4: Machete Kills: Having seen the original, I was ready for just about anything when I went to see Machete Kills, and yet it managed to surprise me nevertheless by being boring as hell. How Robert Rodriguez became convinced that the selling point of his previous film was its plot is beyond me, but for the sequel, he chose to double down on plot and skimp on everything else, such as action, gore, fun, and Danny Trejo. Indeed, Trejo is barely involved in this movie, staring blankly at the plot as it unravels around him, occasionally killing someone, and then doing it again. Having wasted every one of the excellent actors who signed up for a grindhouse-style bloodfest, the movie then has the audacity to end abruptly with the promise of another movie which will presumably actually include the interesting elements that were not in this one. Fool me once...

3: Escape Plan: Speaking of boring movies who doubled down on bad plot at the expense of their action, we have Escape Plan, a Stallone-Schwarzenegger teamup film that inexplicably includes almost no actual action. What it does include is a plot that makes no sense, and supporting characters that vary from terrible to godawful. Sam Neil apparently thought this movie was the moment to pull out pathos and deep turmoil, a decision which eludes me, but perhaps the same mania overtook him as did the man who suggested hiring 50 cent to play a computer hacker. Meanwhile Jim Caviziel is so detached from the film that he can't be bothered to take an interest in his own death scene. Escape Plan was relentlessly bad, and only the limited skills of its makers kept it from achieving the excellence of the top two spots on this list.
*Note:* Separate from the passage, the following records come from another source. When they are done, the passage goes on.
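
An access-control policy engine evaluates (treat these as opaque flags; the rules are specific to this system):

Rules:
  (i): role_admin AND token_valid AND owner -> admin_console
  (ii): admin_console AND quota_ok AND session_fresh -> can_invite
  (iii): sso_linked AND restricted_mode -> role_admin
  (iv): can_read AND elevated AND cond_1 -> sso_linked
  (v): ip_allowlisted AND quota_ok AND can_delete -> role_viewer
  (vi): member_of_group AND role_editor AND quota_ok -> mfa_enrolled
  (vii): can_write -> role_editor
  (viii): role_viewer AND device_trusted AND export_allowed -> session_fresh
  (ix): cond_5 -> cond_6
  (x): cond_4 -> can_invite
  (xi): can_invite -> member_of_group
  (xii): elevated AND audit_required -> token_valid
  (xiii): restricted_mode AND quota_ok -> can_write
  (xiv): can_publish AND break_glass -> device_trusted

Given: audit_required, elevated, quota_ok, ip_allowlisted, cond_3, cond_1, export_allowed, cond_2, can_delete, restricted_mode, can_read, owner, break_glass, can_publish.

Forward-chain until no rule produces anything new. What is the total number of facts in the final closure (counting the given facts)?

26

Round 1: (iv) [can_read AND elevated AND cond_1 -> sso_linked]; (v) [ip_allowlisted AND quota_ok AND can_delete -> role_viewer]; (xii) [elevated AND audit_required -> token_valid]; (xiii) [restricted_mode AND quota_ok -> can_write]; (xiv) [can_publish AND break_glass -> device_trusted]. New: sso_linked, role_viewer, token_valid, can_write, device_trusted.
Round 2: (iii) [sso_linked AND restricted_mode -> role_admin]; (vii) [can_write -> role_editor]; (viii) [role_viewer AND device_trusted AND export_allowed -> session_fresh]. New: role_admin, role_editor, session_fresh.
Round 3: (i) [role_admin AND token_valid AND owner -> admin_console]. New: admin_console.
Round 4: (ii) [admin_console AND quota_ok AND session_fresh -> can_invite]. New: can_invite.
Round 5: (xi) [can_invite -> member_of_group]. New: member_of_group.
Round 6: (vi) [member_of_group AND role_editor AND quota_ok -> mfa_enrolled]. New: mfa_enrolled.
Closure: {admin_console, audit_required, break_glass, can_delete, can_invite, can_publish, can_read, can_write, cond_1, cond_2, cond_3, device_trusted, elevated, export_allowed, ip_allowlisted, member_of_group, mfa_enrolled, owner, quota_ok, restricted_mode, role_admin, role_editor, role_viewer, session_fresh, sso_linked, token_valid} — 26 facts.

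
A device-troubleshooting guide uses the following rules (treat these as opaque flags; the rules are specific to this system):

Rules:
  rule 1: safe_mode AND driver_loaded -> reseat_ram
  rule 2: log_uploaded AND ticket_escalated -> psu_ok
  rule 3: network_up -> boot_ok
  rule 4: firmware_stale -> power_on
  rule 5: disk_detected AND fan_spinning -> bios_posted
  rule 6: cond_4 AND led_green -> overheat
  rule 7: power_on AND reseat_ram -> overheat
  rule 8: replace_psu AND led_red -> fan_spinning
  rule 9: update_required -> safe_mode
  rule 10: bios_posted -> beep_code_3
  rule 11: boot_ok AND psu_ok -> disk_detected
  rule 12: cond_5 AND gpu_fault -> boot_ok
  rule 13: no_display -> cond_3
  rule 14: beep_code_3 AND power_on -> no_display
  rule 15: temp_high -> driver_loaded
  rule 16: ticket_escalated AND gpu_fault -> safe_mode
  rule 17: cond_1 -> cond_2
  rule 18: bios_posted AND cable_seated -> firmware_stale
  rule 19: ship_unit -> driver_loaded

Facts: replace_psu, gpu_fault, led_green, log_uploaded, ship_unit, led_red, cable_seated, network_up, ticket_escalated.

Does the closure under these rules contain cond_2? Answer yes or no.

Round 1 fires rule 2, rule 3, rule 8, rule 16, rule 19, giving psu_ok, boot_ok, fan_spinning, safe_mode, driver_loaded.
Round 2 fires rule 1, rule 11, giving reseat_ram, disk_detected.
Round 3 fires rule 5, giving bios_posted.
Round 4 fires rule 10, rule 18, giving beep_code_3, firmware_stale.
Round 5 fires rule 4, giving power_on.
Round 6 fires rule 7, rule 14, giving overheat, no_display.
Round 7 fires rule 13, giving cond_3.
Fixed point reached. cond_2 is concluded only by rule 17; rule 17 needs cond_1 (never derived).

no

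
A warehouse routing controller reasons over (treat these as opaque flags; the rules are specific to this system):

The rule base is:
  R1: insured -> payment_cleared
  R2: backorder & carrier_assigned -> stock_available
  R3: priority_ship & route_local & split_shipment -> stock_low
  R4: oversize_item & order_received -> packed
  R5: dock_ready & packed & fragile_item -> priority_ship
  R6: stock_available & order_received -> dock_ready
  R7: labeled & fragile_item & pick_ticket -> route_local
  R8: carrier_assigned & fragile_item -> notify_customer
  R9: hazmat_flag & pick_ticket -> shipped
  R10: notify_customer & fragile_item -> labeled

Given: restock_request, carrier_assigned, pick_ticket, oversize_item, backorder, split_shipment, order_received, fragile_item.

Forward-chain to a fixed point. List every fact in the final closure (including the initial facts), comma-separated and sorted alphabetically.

Round 1: R2 [backorder & carrier_assigned -> stock_available]; R4 [oversize_item & order_received -> packed]; R8 [carrier_assigned & fragile_item -> notify_customer]. New: stock_available, packed, notify_customer.
Round 2: R6 [stock_available & order_received -> dock_ready]; R10 [notify_customer & fragile_item -> labeled]. New: dock_ready, labeled.
Round 3: R5 [dock_ready & packed & fragile_item -> priority_ship]; R7 [labeled & fragile_item & pick_ticket -> route_local]. New: priority_ship, route_local.
Round 4: R3 [priority_ship & route_local & split_shipment -> stock_low]. New: stock_low.

backorder, carrier_assigned, dock_ready, fragile_item, labeled, notify_customer, order_received, oversize_item, packed, pick_ticket, priority_ship, restock_request, route_local, split_shipment, stock_available, stock_low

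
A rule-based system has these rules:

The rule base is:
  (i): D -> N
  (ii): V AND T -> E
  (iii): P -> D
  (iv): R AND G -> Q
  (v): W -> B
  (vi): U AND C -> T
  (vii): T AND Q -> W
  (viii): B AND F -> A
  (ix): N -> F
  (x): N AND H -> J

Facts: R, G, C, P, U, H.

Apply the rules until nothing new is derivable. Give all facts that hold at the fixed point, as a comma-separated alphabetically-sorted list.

A, B, C, D, F, G, H, J, N, P, Q, R, T, U, W

Round 1: (iii) [P -> D]; (iv) [R AND G -> Q]; (vi) [U AND C -> T]. Adds D, Q, T.
Round 2: (i) [D -> N]; (vii) [T AND Q -> W]. Adds N, W.
Round 3: (v) [W -> B]; (ix) [N -> F]; (x) [N AND H -> J]. Adds B, F, J.
Round 4: (viii) [B AND F -> A]. Adds A.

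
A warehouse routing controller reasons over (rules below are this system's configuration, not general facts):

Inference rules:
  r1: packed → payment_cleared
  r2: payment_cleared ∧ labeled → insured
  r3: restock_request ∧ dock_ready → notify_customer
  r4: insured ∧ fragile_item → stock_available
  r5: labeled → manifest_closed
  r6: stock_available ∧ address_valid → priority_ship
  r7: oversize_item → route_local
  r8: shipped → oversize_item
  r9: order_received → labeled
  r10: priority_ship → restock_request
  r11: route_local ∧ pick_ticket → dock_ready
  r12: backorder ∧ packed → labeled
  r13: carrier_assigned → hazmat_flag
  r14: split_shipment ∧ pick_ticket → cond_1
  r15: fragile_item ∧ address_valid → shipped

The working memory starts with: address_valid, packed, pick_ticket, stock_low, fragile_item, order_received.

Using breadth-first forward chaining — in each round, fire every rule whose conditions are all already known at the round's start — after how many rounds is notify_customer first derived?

[1] r1 [packed → payment_cleared]; r9 [order_received → labeled]; r15 [fragile_item ∧ address_valid → shipped]. ⇒ new: payment_cleared, labeled, shipped.
[2] r2 [payment_cleared ∧ labeled → insured]; r5 [labeled → manifest_closed]; r8 [shipped → oversize_item]. ⇒ new: insured, manifest_closed, oversize_item.
[3] r4 [insured ∧ fragile_item → stock_available]; r7 [oversize_item → route_local]. ⇒ new: stock_available, route_local.
[4] r6 [stock_available ∧ address_valid → priority_ship]; r11 [route_local ∧ pick_ticket → dock_ready]. ⇒ new: priority_ship, dock_ready.
[5] r10 [priority_ship → restock_request]. ⇒ new: restock_request.
[6] r3 [restock_request ∧ dock_ready → notify_customer]. ⇒ new: notify_customer.
notify_customer first appears in round 6.

6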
2: Evil Dead: This was not Sam Raimi's year. Not only was he saddled with a massive flop in the form of Oz the Great and Powerful, but his effort to recapture the magic of his classic films of yesteryear, films that invented an entire genre, resulted in one of the worst horror movies I've ever seen. I described this film as the Richard Nixon of horror movies, a film that once idealistic and hungry, now reduced to a crumbling, reclusive ruin, aping the movies it once sought to pillory in quest of some quixotic drive I can scarcely guess at, and nine months later, I'm still confident that sums the film up. Incompetently-made and edited, this film inspires not anger but sadness, emblematic as it is of the shell of himself that Sam Raimi, once the master of schlock-horror, has become. Come back to us Sam. We want you to make us smile again.
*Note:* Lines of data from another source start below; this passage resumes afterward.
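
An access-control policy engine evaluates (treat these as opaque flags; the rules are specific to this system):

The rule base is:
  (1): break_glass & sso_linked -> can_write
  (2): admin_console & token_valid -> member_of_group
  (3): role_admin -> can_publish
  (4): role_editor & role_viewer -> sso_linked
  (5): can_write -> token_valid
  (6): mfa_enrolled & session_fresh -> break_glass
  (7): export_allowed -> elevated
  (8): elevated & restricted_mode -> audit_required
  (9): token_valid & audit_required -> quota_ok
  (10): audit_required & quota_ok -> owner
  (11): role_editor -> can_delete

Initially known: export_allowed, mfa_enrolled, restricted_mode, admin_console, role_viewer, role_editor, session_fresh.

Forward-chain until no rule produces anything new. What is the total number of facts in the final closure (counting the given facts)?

17

Round 1 — (4), (6), (7), (11), derive sso_linked, break_glass, elevated, can_delete.
Round 2 — (1), (8), derive can_write, audit_required.
Round 3 — (5), derive token_valid.
Round 4 — (2), (9), derive member_of_group, quota_ok.
Round 5 — (10), derive owner.
Closure: {admin_console, audit_required, break_glass, can_delete, can_write, elevated, export_allowed, member_of_group, mfa_enrolled, owner, quota_ok, restricted_mode, role_editor, role_viewer, session_fresh, sso_linked, token_valid} — 17 facts.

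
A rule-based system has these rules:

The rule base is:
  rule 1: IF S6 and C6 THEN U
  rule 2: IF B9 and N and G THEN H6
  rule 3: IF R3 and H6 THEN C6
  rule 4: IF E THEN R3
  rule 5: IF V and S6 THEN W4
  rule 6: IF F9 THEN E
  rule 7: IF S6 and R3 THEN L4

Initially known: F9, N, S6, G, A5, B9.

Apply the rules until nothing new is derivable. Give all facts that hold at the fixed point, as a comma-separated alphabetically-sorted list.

Round 1 — rule 2, rule 6, derive H6, E.
Round 2 — rule 4, derive R3.
Round 3 — rule 3, rule 7, derive C6, L4.
Round 4 — rule 1, derive U.

A5, B9, C6, E, F9, G, H6, L4, N, R3, S6, U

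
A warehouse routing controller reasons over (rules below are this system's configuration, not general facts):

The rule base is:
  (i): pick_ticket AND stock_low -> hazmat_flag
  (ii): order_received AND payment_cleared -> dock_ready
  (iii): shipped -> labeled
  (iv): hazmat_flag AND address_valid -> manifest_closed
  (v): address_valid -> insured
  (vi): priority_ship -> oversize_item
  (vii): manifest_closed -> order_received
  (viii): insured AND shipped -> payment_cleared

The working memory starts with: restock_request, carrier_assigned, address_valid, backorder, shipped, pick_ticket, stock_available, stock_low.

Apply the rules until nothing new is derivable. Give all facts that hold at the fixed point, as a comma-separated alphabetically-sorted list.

Round 1 fires (i), (iii), (v), giving hazmat_flag, labeled, insured.
Round 2 fires (iv), (viii), giving manifest_closed, payment_cleared.
Round 3 fires (vii), giving order_received.
Round 4 fires (ii), giving dock_ready.

address_valid, backorder, carrier_assigned, dock_ready, hazmat_flag, insured, labeled, manifest_closed, order_received, payment_cleared, pick_ticket, restock_request, shipped, stock_available, stock_low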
1: Elysium: Though you may not believe it after perusing the list above, I honestly do try to avoid movies that are obviously going to be terrible ahead of time. Movies like The Lone Ranger or After Earth go unwatched by me, cognizant as I am of the fact that there is not a chance in hell that they will be any good. But every once in a while a movie slips through the radar that I was not expecting, and blows up in my face, and boy oh boy did Elysium pull that off. Not only is this movie shallow, dishonest, and shockingly racist, it's flat-out unwatchably stupid, filled with poorly-acted character after poorly-acted character and plot holes large enough to fly ten thousand magical healing ambulances through. If this is "reality" as perceived by the filmmaker, then I would suggest he desist from smoking the mercury-laced crack that he has apparently been imbibing, and consider the world as it is, as opposed to the deranged facsimile thereof that he seems to have drawn upon. 2013 was a year that gave me few opportunities to get good and angry at a movie, but Elysium, by dint of unstinting effort, managed to persevere. Well done.